Thursday, January 26, 2012

Necessary evils

I was recently asked to assemble a program for a small hospital in a rural Western town, much to my delight. I like talking to the users (the people that actually work in and use a space/department/building) and then putting together a list of needed spaces and how big the spaces should be. (That list is called a program.) It's a funny thing to break down something as complex as a hospital into a simple list of rooms and sizes--these spaces all work together in different ways, depending on the size and type of facility. One hospital needs the surgery pick-up near the inpatient nurse station so that post-surgery patients can be watched by the after-hours staff, while another hospital needs a completely separate surgery pick-up from the inpatient functions because they have the after-hours staff to monitor it and don't want to creep out the visitors coming to visit any inpatients.

So having met with the hospital nursing staff, I go back to the office and start assembling the program. I go through the notes I took during the staff meeting. I'm working on the program for the emergency department, which is a department in which truly life-and-death decisions are made and work is done. I look at the notes: body holding room, 80 sf. Not everybody makes it out of the ED on their feet or to a patient room. Sometimes it's too late where they get there. Sometimes they arrive at the ED only for the staff to find out that they have a DNR* order.

A holding room, also in my notes, is different from a body holding room. Not everyone comes into the ED with all their faculties and can explain where it hurts, what happened when the pain started. Sometimes the chemicals--legal or not--flowing through their veins make it impossible to calm the patient down and solve the problem. Sometimes they have to be left in a room they can't damage while the chemicals run their course. Sometimes the problem isn't chemicals but the lack thereof--someone stops taking his or her antipsychotic meds and is suddenly threatening their 75-year-old mother with a knife, accusing her of working for Al Qaida.

I notice the words social worker office in my notes. Not everybody who comes to the ED does so because they fell out of a tree or have appendicitis or a possible heart attack. Some people come in with black eyes and bruised arms, and the only explanation the staff gets is, "she fell" or "he tripped." Sometimes a random x-ray reveals that a leg has been fractured several times and set wrong, no one treated the fractures. It's a vacant look, a healing split lip, a bruise covered by a sleeve too late to be hidden from the triage nurse, a flinch when the person who brought the patient in talks loudly or gestures broadly. The staff exchanges looks and nods, like third base coaches wearing scrubs, looks that say to each other silently: not on our watch. A call goes to the social worker, and then they get the cops on the phone.

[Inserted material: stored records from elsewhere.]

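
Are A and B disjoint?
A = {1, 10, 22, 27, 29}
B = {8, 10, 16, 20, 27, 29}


Disjoint means A ∩ B = ∅.
A ∩ B = {10, 27, 29}
A ∩ B ≠ ∅, so A and B are NOT disjoint.

No, A and B are not disjoint (A ∩ B = {10, 27, 29})


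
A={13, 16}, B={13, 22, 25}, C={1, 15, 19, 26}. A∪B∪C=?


A ∪ B = {13, 16, 22, 25}
(A ∪ B) ∪ C = {1, 13, 15, 16, 19, 22, 25, 26}

A ∪ B ∪ C = {1, 13, 15, 16, 19, 22, 25, 26}


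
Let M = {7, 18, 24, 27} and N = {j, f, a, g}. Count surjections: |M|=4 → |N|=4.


n = |M| = 4, k = |N| = 4. Surjections via inclusion-exclusion:
S(n,k) = Σ(-1)^i × C(k,i) × (k-i)^n, i=0 to k
i=0: (-1)^0×C(4,0)×4^4 = 256
i=1: (-1)^1×C(4,1)×3^4 = -324
i=2: (-1)^2×C(4,2)×2^4 = 96
i=3: (-1)^3×C(4,3)×1^4 = -4
i=4: (-1)^4×C(4,4)×0^4 = 0
Total = 24

Number of surjections = 24


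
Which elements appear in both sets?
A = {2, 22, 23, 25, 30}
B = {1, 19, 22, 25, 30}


A ∩ B = elements in both A and B
A = {2, 22, 23, 25, 30}
B = {1, 19, 22, 25, 30}
A ∩ B = {22, 25, 30}

A ∩ B = {22, 25, 30}


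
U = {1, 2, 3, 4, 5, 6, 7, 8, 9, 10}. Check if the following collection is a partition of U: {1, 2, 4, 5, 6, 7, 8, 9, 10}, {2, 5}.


A partition requires: (1) non-empty parts, (2) pairwise disjoint, (3) union = U
Parts: {1, 2, 4, 5, 6, 7, 8, 9, 10}, {2, 5}
Union of parts: {1, 2, 4, 5, 6, 7, 8, 9, 10}
U = {1, 2, 3, 4, 5, 6, 7, 8, 9, 10}
All non-empty? True
Pairwise disjoint? False
Covers U? False

No, not a valid partition


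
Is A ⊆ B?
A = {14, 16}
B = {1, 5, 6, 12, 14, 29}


A ⊆ B means every element of A is in B.
Elements in A not in B: {16}
So A ⊄ B.

No, A ⊄ B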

When I draw and design these spaces later, the details emerge: locate the body holding room near a back corridor to the ED, provide impact-resistant drywall in the holding room with lockable cabinets, provide one-way glass from the social worker office into the playroom/conference room. We'll talk with the staff some more in a few months and hear the details of how they deal with the worst days of someone's life, over and over: we need to make sure they can't break the light fixture and stab someone with the light lens; we need some shelves to put stuffed animals on for pediatric patients; can we get a shower in this toilet room? Sometimes women have been...assaulted, and they need to, um, take a shower after their exam. And we need a cabinet to store some clothes in, because we have to give their clothes to the police. We need a quiet room for them to wait in for someone to pick them up. We can use that same room for bereavement, when someone comes to identify a body in the holding room.

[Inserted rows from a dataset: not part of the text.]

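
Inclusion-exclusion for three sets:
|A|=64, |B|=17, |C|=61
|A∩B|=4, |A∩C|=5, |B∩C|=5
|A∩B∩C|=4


|A∪B∪C| = |A|+|B|+|C| - |A∩B|-|A∩C|-|B∩C| + |A∩B∩C|
= 64+17+61 - 4-5-5 + 4
= 142 - 14 + 4
= 132

|A ∪ B ∪ C| = 132


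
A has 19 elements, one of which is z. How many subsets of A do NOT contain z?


Subsets of A avoiding z are subsets of A \ {z}, which has 18 elements.
Count = 2^(n-1) = 2^18
= 262144

Number of subsets avoiding z = 262144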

For now, these are simple room names, two or three words with a number next to them: 80sf, 100sf, 60sf. A cost estimator will think about the finishes and quality of materials in these rooms. They'll be priced and added up, and the hospital will be told what it will cost to build their new facility, and the hospital will figure out if they can afford it or not, or how much can they afford right now. They will have to remove the emotion from the program, from the project, in order to make good decisions for both the short- and long-term. They'll meet and discuss the building in abstract terms in a conference room, and then the staff will go back to the ED to stitch up a suspicious cut over an eye, back to the patient wing to change a bedpan for a helpless father of four, pack to the imaging suite to explain to a woman and her husband that there's something bad about the lump the mammogram picked up, back to the clinic to say that we need to run an HIV test on your 14-year-old child...

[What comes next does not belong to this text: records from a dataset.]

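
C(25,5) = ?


C(n,k) = n! / (k!(n-k)!)
C(25,5) = 25! / (5!20!)
= 53130

C(25,5) = 53130


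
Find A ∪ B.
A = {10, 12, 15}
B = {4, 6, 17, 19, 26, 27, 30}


A ∪ B = all elements in A or B (or both)
A = {10, 12, 15}
B = {4, 6, 17, 19, 26, 27, 30}
A ∪ B = {4, 6, 10, 12, 15, 17, 19, 26, 27, 30}

A ∪ B = {4, 6, 10, 12, 15, 17, 19, 26, 27, 30}


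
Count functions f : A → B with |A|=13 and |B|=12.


Each of |A| = 13 inputs maps to any of |B| = 12 outputs.
# functions = |B|^|A| = 12^13
= 106993205379072

Number of functions = 106993205379072


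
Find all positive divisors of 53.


Checking each candidate:
Condition: positive divisors of 53
Result = {1, 53}

{1, 53}


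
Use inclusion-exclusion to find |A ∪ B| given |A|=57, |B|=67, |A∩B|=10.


|A ∪ B| = |A| + |B| - |A ∩ B|
= 57 + 67 - 10
= 114

|A ∪ B| = 114


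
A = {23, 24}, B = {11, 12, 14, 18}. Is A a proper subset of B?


A ⊂ B requires: A ⊆ B AND A ≠ B.
A ⊆ B? No
A ⊄ B, so A is not a proper subset.

No, A is not a proper subset of B


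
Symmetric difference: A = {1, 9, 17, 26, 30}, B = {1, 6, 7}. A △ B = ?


A △ B = (A \ B) ∪ (B \ A) = elements in exactly one of A or B
A \ B = {9, 17, 26, 30}
B \ A = {6, 7}
A △ B = {6, 7, 9, 17, 26, 30}

A △ B = {6, 7, 9, 17, 26, 30}


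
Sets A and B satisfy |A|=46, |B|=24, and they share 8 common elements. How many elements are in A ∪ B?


|A ∪ B| = |A| + |B| - |A ∩ B|
= 46 + 24 - 8
= 62

|A ∪ B| = 62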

...back to tell the grandfather that he can still do woodworking if he takes his meds and does his physical therapy, back to see that the 17-year-old's kidneys appear to be working since the surgery, back to tell the couple with four miscarriages that this one looks like it's staying and she's made it to the second trimester...back to looking at the worst and the best of the average daily human experience.

*DNR = Do Not Resuscitate: do not give life-saving measures to a patient or try to revive them if their vital signs fail.


ms. kitty said...

Wow, Pixie, what an exciting project you're starting in on! I'm thrilled for you! I hadn't realized just how much you had to be aware of the complexity of the human condition. I'm in awe.

Small Town said...

Wow! Very moving post. You been saving up for that one?